Hop on the D train out to Coney Island, Brooklyn, and when you hop off, take a stroll along the boardwalk. Stroll until you reach the funhouse. Step inside and sure as the day is long, you’ll find your reflection snatched up by floor to ceiling mirrors and distorted nine ways to Sunday. Life will sometimes throw a bit of distortion your way, too. Toss it like a stick of lit dynamite right at your feet. A good deal of Manchild is about sidestepping minefields. It’s also about a thousand rainy nights in Harlem where it feels like it’s raining all over the world. Sonny, the manchild, tells his story in a grainy black and white tone that is nothing but rough, rugged, and raw. Recites and delivers his story like a fire-and-brimstone church sermon laced with an unyielding strain of hope.
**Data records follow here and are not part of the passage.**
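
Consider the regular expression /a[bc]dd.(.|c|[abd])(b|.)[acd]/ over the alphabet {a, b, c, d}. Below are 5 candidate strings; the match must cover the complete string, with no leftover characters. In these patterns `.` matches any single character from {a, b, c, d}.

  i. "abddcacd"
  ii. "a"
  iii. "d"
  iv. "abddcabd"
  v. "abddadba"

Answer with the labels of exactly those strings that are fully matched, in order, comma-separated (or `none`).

i, iv, v

i → match
ii → no match
iii → no match — must start with "a"
iv → match
v → match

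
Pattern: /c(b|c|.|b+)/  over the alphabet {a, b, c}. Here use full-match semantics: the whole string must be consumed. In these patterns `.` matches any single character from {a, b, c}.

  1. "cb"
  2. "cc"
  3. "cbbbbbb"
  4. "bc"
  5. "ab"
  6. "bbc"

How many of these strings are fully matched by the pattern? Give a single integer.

3

1 → match
2 → match
3 → match
4 → no match — must start with "c"
5 → no match — must start with "c"
6 → no match — must start with "c"
Total matched: 3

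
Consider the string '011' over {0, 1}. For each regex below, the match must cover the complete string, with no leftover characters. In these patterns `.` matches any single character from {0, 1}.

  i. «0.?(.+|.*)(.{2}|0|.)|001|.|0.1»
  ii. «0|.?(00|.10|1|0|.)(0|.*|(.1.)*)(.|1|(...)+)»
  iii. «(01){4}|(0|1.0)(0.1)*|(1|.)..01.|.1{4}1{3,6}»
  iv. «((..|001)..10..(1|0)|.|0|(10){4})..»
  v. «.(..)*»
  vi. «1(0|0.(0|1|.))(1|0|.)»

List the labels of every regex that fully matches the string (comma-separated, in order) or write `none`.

i, ii, iv, v

i → match
ii → match
iii → no match
iv → match
v → match
vi → no match — must start with '10'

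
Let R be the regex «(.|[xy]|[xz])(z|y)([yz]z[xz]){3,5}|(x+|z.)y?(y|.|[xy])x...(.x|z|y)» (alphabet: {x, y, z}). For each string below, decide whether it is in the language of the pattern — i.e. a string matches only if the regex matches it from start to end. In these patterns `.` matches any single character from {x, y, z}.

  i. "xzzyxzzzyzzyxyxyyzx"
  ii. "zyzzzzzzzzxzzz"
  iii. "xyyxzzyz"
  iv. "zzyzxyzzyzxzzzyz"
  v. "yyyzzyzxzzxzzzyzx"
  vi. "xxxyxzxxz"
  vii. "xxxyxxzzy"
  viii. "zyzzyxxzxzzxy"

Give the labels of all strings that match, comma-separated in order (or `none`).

i → no match
ii → match
iii → match
iv → no match
v → match
vi → match
vii → match
viii → no match

ii, iii, v, vi, vii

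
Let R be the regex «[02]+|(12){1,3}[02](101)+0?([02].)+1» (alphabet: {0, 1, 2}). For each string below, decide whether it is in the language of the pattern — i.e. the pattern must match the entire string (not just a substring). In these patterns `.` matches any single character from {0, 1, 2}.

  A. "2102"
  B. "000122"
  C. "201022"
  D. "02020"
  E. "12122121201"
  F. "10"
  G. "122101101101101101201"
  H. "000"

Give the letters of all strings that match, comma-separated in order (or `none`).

A. "2102" → no match
B. "000122" → no match
C. "201022" → no match
D. "02020" → match
E. "12122121201" → no match
F. "10" → no match
G → match
H. "000" → match

D, G, H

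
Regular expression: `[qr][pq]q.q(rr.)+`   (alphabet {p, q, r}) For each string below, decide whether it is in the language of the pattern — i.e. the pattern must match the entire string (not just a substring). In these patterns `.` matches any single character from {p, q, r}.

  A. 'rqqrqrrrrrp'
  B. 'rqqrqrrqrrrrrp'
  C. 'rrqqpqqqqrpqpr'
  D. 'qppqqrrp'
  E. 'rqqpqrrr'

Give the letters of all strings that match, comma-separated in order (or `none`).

A, B, E

A → match
B → match
C → no match
D → no match
E → match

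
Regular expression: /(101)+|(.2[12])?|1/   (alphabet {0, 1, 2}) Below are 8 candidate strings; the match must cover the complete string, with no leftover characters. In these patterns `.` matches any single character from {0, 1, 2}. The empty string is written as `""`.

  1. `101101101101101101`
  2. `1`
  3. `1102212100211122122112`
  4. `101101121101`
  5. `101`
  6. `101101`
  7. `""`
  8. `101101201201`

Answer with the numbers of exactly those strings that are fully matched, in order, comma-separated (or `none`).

1, 2, 5, 6, 7

1 → match
2 → match
3 → no match
4 → no match
5 → match
6 → match
7 → match
8 → no match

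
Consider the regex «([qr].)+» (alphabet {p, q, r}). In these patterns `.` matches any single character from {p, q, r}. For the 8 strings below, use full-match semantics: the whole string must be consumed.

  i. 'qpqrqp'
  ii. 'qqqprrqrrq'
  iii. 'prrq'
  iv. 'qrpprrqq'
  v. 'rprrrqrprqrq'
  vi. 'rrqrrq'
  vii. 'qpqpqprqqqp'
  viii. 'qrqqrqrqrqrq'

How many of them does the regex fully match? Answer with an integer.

i. 'qpqrqp' → match
ii. 'qqqprrqrrq' → match
iii. 'prrq' → no match
iv. 'qrpprrqq' → no match
v. 'rprrrqrprqrq' → match
vi. 'rrqrrq' → match
vii. 'qpqpqprqqqp' → no match
viii. 'qrqqrqrqrqrq' → match
Total matched: 5

5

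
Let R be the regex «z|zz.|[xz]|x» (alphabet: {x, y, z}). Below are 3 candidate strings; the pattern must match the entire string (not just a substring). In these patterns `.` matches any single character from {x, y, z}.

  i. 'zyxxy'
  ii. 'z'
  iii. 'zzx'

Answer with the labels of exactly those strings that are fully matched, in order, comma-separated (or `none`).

i → no match
ii → match
iii → match

ii, iii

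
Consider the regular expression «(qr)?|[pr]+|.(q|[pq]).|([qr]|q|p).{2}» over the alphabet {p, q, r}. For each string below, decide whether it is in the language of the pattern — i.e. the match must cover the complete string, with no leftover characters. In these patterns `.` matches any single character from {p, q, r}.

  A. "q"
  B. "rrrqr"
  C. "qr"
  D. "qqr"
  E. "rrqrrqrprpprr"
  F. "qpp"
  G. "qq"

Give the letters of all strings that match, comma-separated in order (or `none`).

A. "q" → no match
B. "rrrqr" → no match
C. "qr" → match
D. "qqr" → match
E → no match
F. "qpp" → match
G. "qq" → no match

C, D, F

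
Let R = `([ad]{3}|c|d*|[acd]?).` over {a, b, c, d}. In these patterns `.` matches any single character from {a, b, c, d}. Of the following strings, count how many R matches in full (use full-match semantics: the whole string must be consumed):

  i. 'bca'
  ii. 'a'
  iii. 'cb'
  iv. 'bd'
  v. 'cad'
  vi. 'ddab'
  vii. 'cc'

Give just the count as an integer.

4

i. 'bca' → no match
ii. 'a' → match
iii. 'cb' → match
iv. 'bd' → no match
v. 'cad' → no match
vi. 'ddab' → match
vii. 'cc' → match
Total matched: 4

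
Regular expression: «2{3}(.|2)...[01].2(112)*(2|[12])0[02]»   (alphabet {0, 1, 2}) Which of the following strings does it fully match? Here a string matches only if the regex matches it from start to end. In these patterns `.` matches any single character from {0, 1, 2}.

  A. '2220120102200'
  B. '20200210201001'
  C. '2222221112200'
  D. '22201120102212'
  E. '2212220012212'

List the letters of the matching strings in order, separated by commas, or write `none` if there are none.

A → match
B → no match
C → match
D → no match
E → no match

A, C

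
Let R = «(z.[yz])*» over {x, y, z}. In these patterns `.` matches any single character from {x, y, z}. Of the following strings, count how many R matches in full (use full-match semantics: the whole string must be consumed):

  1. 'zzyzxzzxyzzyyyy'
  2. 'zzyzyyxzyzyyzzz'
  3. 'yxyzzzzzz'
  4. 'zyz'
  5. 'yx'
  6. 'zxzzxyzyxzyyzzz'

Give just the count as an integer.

1

1 → no match
2 → no match
3. 'yxyzzzzzz' → no match
4. 'zyz' → match
5. 'yx' → no match
6 → no match
Total matched: 1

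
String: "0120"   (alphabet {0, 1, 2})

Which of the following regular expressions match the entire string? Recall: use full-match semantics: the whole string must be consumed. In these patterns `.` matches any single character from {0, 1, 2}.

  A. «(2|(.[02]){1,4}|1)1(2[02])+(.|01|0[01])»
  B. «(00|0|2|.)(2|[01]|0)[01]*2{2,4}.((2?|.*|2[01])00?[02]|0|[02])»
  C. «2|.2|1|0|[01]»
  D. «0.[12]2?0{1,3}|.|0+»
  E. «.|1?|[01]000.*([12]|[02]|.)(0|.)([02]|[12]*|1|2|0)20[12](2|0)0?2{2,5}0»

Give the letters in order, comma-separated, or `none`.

A → no match
B → no match
C → no match
D → match
E → no match

D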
His story is the painful search for self and the quest to bring a good dream to life and sustain it. Yet dreams die hard in the blood spattered back-alleys of Sonny’s 1950s Harlem. Smashing dreams to the ground before they’ve had a chance to fly is heroin. A borrowed needle here, a dead body there. Another needle in another arm and the resulting mix of urine and vomit in a hallway making a smell so strong you can taste it. And if drugs aren’t enough to vanquish hopes and dreams then bullets surely are. Bullets from a cop gun or bullets from a rival gang. Hot metal destroying flesh and bone with all the intensity and intention of a police siren screaming through the night. Crushing even more hopes and plans are the reform schools and ancient prison cells forever waiting to devour. Penitentiary cages perpetually bathed in moonlight and hallucination and tears. Tears falling like rain. A bleak steady rain that distorts the vision and will drown the spirit if you let it.

In speaking to my friend about Claude Brown’s book by phone, he said Sonny’s story helped him keep in mind that a past shaped by imprisonment doesn’t have to dictate the future. Furthermore, that a life of dignity can be made atop the ruins of past mistakes. My friend went on to say that regardless of his past mistakes, reading and reflecting on Sonny’s experiences helped him to persevere in a world where perseverance will always pay dividends.